The 44-year-old, whose much-travelled career as a highly-skilled pace bowler included two Tests and a memorable stint at Durham - he also played for Glamorgan and Leicestershire - guided the Windies to victory in the ICC World Twenty20 in Sri Lanka in 2012.

They will defend that title in Bangladesh next month, and Gibson made it clear the West Indies expect destructive opener Chris Gayle to return from a hip injury in time not only for that global tournament but also to face England in those three Twenty20s in Barbados.

"From all reports I've heard Chris should be back," he said.

"He had some time out with a hamstring injury and he had a good two months to get himself right. He did some work in Australia with a physio he feels comfortable with over there.

"He was back here and played in the first T20 (against Ireland) and looked good, but then he had a reaction in his back.

"When you work so hard on one thing then something else can give way.

"He had a reaction in his back and his hip, so we've given him some more time to get himself comfortable on the cricket field."

In the meantime, Gibson has also voiced his surprise at how quickly Flower appeared to lose favour with some England supporters.

The 5-0 drubbing in Australia followed three successive Ashes series victories, among many other successes.

Gibson said: "What happened between England winning in the summer and then going to Australia is that the Aussies improved beyond belief.
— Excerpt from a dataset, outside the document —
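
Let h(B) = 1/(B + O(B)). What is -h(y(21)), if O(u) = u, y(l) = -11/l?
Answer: 21/22 ≈ 0.95455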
"When you've got one person like Mitchell Johnson bowling as a well as he did and being hostile, plus good back-up with (Ryan) Harris and (Peter) Siddle, then you can see that Australia improved and England didn't.

"It just shows how quickly things change sometimes in sport.

"I feel a little bit sorry for Andy Flower - because I was here with him when we [England] got bowled out for 51 in Jamaica, and it didn't look good then.

"Where he then took the team to number one in the world and winning world titles and three Ashes in a row and that sort of stuff, was great.

"When things changed it seemed like people forgot about the three or four great years he had - and after one bad series, he is contemplating his future and people saying he should be sacked and stuff like that.

"I guess that is the nature of coaching, but it is still sad in a way."